Would Ella be any less stigmatised for being labelled as ‘lacking capacity’ and detained under the MCA instead of the MHA? I honestly do not know, but I am pretty sceptical about this. My suspicion is that the stigma attaches to the location and the public perception of detention altogether, rather than the specific piece of legislation. If the MCA doesn’t yet carry the same stigma as the MHA I suspect that is because the public are largely unaware that it exists, or at least that it operates in this context.

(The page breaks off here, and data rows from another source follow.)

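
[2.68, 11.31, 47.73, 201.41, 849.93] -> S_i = 2.68*4.22^i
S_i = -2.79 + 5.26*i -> [-2.79, 2.47, 7.73, 12.99, 18.25]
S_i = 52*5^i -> [52, 260, 1300, 6500, 32500]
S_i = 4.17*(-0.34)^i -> [4.17, -1.42, 0.48, -0.16, 0.06]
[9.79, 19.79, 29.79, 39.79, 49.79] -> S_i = 9.79 + 10.00*i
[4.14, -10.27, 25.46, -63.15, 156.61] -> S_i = 4.14*(-2.48)^i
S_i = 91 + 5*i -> [91, 96, 101, 106, 111]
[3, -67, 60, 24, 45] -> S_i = Random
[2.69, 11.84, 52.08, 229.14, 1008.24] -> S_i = 2.69*4.40^i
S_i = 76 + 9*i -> [76, 85, 94, 103, 112]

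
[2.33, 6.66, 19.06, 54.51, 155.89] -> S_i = 2.33*2.86^i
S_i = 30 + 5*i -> [30, 35, 40, 45, 50]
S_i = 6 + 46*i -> [6, 52, 98, 144, 190]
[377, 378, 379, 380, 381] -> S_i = 377 + 1*i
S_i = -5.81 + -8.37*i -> [-5.81, -14.18, -22.55, -30.92, -39.29]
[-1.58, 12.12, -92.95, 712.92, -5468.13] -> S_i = -1.58*(-7.67)^i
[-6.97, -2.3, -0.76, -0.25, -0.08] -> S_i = -6.97*0.33^i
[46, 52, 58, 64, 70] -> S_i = 46 + 6*i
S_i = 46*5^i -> [46, 230, 1150, 5750, 28750]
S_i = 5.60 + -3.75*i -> [5.6, 1.85, -1.9, -5.65, -9.4]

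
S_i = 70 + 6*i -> [70, 76, 82, 88, 94]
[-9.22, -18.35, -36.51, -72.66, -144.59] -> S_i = -9.22*1.99^i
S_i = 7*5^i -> [7, 35, 175, 875, 4375]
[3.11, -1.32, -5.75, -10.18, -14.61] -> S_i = 3.11 + -4.43*i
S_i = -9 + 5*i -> [-9, -4, 1, 6, 11]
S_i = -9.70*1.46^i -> [-9.7, -14.16, -20.68, -30.19, -44.07]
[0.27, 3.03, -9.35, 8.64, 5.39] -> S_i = Random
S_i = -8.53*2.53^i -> [-8.53, -21.58, -54.6, -138.14, -349.49]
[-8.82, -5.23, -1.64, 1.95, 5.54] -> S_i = -8.82 + 3.59*i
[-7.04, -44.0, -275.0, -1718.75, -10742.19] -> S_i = -7.04*6.25^i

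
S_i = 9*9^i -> [9, 81, 729, 6561, 59049]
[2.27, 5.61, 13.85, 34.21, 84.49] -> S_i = 2.27*2.47^i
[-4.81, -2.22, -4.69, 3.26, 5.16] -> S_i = Random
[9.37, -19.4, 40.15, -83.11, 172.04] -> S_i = 9.37*(-2.07)^i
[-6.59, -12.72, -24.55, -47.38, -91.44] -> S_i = -6.59*1.93^i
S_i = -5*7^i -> [-5, -35, -245, -1715, -12005]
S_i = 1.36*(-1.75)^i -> [1.36, -2.38, 4.16, -7.29, 12.76]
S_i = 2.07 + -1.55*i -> [2.07, 0.52, -1.03, -2.58, -4.13]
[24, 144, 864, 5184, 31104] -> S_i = 24*6^i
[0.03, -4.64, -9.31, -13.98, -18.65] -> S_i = 0.03 + -4.67*i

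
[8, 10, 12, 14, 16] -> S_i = 8 + 2*i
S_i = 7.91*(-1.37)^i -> [7.91, -10.84, 14.85, -20.34, 27.86]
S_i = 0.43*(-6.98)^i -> [0.43, -3.0, 20.95, -146.23, 1020.68]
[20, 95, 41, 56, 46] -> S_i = Random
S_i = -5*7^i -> [-5, -35, -245, -1715, -12005]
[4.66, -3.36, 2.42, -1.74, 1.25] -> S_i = 4.66*(-0.72)^i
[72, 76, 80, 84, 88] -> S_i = 72 + 4*i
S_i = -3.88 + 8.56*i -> [-3.88, 4.68, 13.24, 21.8, 30.36]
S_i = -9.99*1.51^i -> [-9.99, -15.08, -22.78, -34.4, -51.94]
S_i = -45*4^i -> [-45, -180, -720, -2880, -11520]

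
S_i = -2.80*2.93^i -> [-2.8, -8.2, -24.04, -70.43, -206.36]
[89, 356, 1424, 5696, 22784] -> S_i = 89*4^i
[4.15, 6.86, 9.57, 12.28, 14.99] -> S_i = 4.15 + 2.71*i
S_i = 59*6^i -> [59, 354, 2124, 12744, 76464]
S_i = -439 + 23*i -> [-439, -416, -393, -370, -347]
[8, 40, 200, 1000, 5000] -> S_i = 8*5^i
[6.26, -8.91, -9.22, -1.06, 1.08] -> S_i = Random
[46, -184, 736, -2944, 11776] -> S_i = 46*-4^i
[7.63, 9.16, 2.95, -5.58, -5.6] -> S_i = Random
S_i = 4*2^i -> [4, 8, 16, 32, 64]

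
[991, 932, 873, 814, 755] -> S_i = 991 + -59*i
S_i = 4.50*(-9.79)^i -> [4.5, -44.05, 431.3, -4222.41, 41337.41]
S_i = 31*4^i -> [31, 124, 496, 1984, 7936]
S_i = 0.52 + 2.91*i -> [0.52, 3.43, 6.34, 9.25, 12.16]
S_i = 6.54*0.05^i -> [6.54, 0.33, 0.02, 0.0, 0.0]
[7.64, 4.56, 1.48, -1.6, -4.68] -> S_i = 7.64 + -3.08*i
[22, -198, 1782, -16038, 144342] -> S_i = 22*-9^i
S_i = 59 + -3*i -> [59, 56, 53, 50, 47]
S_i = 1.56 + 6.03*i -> [1.56, 7.59, 13.62, 19.65, 25.68]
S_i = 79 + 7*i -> [79, 86, 93, 100, 107]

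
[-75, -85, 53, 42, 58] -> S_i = Random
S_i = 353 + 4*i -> [353, 357, 361, 365, 369]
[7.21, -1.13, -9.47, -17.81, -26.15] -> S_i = 7.21 + -8.34*i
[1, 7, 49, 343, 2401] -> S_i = 1*7^i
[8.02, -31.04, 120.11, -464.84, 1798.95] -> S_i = 8.02*(-3.87)^i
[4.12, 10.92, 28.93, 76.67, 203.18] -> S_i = 4.12*2.65^i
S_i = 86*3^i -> [86, 258, 774, 2322, 6966]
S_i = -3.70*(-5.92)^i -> [-3.7, 21.9, -129.67, 767.66, -4544.53]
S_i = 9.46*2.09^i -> [9.46, 19.77, 41.32, 86.36, 180.5]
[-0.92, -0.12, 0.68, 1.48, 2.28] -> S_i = -0.92 + 0.80*i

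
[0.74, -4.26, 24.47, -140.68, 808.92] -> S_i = 0.74*(-5.75)^i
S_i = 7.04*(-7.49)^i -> [7.04, -52.73, 394.94, -2958.14, 22156.44]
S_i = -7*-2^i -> [-7, 14, -28, 56, -112]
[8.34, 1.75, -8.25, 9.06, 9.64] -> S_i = Random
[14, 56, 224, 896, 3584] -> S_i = 14*4^i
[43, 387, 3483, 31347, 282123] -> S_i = 43*9^i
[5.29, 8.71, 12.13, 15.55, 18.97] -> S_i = 5.29 + 3.42*i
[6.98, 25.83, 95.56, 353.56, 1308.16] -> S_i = 6.98*3.70^i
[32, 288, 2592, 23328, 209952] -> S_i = 32*9^i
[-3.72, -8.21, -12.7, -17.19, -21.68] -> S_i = -3.72 + -4.49*i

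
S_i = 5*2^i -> [5, 10, 20, 40, 80]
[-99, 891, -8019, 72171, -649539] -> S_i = -99*-9^i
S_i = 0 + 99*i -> [0, 99, 198, 297, 396]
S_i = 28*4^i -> [28, 112, 448, 1792, 7168]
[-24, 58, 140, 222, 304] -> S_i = -24 + 82*i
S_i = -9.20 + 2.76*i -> [-9.2, -6.44, -3.68, -0.92, 1.84]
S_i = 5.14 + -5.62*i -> [5.14, -0.48, -6.1, -11.72, -17.34]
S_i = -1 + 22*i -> [-1, 21, 43, 65, 87]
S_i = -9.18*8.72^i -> [-9.18, -80.05, -698.03, -6086.84, -53077.28]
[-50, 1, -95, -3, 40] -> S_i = Random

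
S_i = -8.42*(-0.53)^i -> [-8.42, 4.46, -2.37, 1.25, -0.66]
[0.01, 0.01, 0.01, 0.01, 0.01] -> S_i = 0.01*1.03^i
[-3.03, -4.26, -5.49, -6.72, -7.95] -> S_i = -3.03 + -1.23*i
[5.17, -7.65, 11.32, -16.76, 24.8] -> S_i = 5.17*(-1.48)^i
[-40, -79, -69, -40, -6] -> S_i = Random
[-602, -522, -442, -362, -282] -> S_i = -602 + 80*i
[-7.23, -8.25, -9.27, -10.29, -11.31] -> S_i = -7.23 + -1.02*i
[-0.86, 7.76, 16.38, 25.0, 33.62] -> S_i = -0.86 + 8.62*i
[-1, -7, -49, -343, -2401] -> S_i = -1*7^i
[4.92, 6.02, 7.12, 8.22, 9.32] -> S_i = 4.92 + 1.10*i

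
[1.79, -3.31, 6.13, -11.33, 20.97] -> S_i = 1.79*(-1.85)^i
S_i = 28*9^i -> [28, 252, 2268, 20412, 183708]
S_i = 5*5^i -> [5, 25, 125, 625, 3125]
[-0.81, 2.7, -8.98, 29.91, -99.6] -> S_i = -0.81*(-3.33)^i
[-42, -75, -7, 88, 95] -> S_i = Random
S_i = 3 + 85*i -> [3, 88, 173, 258, 343]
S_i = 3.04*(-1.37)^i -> [3.04, -4.16, 5.71, -7.82, 10.71]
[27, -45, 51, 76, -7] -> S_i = Random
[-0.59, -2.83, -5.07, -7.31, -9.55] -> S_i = -0.59 + -2.24*i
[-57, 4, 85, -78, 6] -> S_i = Random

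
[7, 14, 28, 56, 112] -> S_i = 7*2^i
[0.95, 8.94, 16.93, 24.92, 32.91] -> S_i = 0.95 + 7.99*i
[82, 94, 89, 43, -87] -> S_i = Random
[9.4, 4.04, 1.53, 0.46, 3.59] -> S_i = Random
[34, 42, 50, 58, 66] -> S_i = 34 + 8*i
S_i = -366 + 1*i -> [-366, -365, -364, -363, -362]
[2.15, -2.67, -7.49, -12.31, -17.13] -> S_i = 2.15 + -4.82*i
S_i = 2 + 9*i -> [2, 11, 20, 29, 38]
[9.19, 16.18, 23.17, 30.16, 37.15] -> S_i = 9.19 + 6.99*i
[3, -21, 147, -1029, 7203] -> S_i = 3*-7^i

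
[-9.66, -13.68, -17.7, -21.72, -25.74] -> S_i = -9.66 + -4.02*i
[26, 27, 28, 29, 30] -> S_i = 26 + 1*i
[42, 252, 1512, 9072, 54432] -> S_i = 42*6^i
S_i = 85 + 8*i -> [85, 93, 101, 109, 117]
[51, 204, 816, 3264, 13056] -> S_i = 51*4^i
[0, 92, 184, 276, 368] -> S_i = 0 + 92*i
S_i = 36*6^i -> [36, 216, 1296, 7776, 46656]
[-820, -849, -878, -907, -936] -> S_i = -820 + -29*i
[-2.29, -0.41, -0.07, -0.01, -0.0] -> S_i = -2.29*0.18^i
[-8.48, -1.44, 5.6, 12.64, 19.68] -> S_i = -8.48 + 7.04*i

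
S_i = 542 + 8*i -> [542, 550, 558, 566, 574]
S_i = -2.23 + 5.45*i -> [-2.23, 3.22, 8.67, 14.12, 19.57]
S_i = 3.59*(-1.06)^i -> [3.59, -3.81, 4.03, -4.28, 4.53]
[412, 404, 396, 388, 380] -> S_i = 412 + -8*i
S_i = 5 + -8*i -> [5, -3, -11, -19, -27]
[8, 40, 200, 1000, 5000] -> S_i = 8*5^i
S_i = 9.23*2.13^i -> [9.23, 19.66, 41.88, 89.2, 189.99]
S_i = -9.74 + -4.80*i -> [-9.74, -14.54, -19.34, -24.14, -28.94]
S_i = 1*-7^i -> [1, -7, 49, -343, 2401]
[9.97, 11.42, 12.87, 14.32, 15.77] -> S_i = 9.97 + 1.45*i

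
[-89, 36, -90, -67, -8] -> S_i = Random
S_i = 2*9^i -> [2, 18, 162, 1458, 13122]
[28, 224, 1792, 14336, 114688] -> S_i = 28*8^i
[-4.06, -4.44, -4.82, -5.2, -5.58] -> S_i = -4.06 + -0.38*i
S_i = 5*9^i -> [5, 45, 405, 3645, 32805]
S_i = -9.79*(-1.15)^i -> [-9.79, 11.26, -12.95, 14.89, -17.12]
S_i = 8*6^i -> [8, 48, 288, 1728, 10368]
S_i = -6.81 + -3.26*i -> [-6.81, -10.07, -13.33, -16.59, -19.85]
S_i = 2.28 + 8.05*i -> [2.28, 10.33, 18.38, 26.43, 34.48]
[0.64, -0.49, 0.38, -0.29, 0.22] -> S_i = 0.64*(-0.77)^i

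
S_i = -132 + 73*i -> [-132, -59, 14, 87, 160]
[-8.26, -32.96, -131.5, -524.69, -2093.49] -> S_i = -8.26*3.99^i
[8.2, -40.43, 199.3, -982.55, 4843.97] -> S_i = 8.20*(-4.93)^i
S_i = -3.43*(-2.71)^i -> [-3.43, 9.3, -25.19, 68.27, -185.0]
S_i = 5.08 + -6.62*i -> [5.08, -1.54, -8.16, -14.78, -21.4]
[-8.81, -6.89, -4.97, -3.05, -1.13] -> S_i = -8.81 + 1.92*i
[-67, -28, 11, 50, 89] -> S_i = -67 + 39*i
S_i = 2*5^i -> [2, 10, 50, 250, 1250]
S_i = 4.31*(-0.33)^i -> [4.31, -1.42, 0.47, -0.15, 0.05]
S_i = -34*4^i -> [-34, -136, -544, -2176, -8704]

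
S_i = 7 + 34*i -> [7, 41, 75, 109, 143]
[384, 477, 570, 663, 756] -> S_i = 384 + 93*i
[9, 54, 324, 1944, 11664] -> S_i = 9*6^i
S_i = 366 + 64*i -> [366, 430, 494, 558, 622]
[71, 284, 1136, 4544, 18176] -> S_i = 71*4^i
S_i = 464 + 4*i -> [464, 468, 472, 476, 480]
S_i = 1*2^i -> [1, 2, 4, 8, 16]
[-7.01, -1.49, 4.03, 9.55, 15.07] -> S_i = -7.01 + 5.52*i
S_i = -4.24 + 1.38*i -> [-4.24, -2.86, -1.48, -0.1, 1.28]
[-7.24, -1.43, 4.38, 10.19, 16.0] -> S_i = -7.24 + 5.81*i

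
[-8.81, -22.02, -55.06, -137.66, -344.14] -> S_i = -8.81*2.50^i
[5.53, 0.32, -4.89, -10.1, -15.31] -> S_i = 5.53 + -5.21*i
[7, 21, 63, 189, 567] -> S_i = 7*3^i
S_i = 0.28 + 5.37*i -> [0.28, 5.65, 11.02, 16.39, 21.76]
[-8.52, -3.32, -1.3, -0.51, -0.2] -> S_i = -8.52*0.39^i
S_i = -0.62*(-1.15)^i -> [-0.62, 0.71, -0.82, 0.94, -1.08]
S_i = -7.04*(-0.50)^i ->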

So, my point is this – taking people with learning disabilities and autism out of scope of the MHA will not stop them being detained in ATUs unless we also fix the MCA. The baby is fractious now so there is not time to explore all the options here in any detail, but two possibilities are:
- We could argue for an absolute prohibition on hospital detention for this population, or a requirement for court approval for this.
- We could argue that the MCA should carry equivalent safeguards to the MHA. This would entail a major review of the LPS, which were only passed by Parliament a couple of years ago. I doubt government would want to revisit that turbulent exercise any time soon, but it is worth asking ourselves why someone should be entitled to lesser protection under the MCA for detention in the same kind of setting.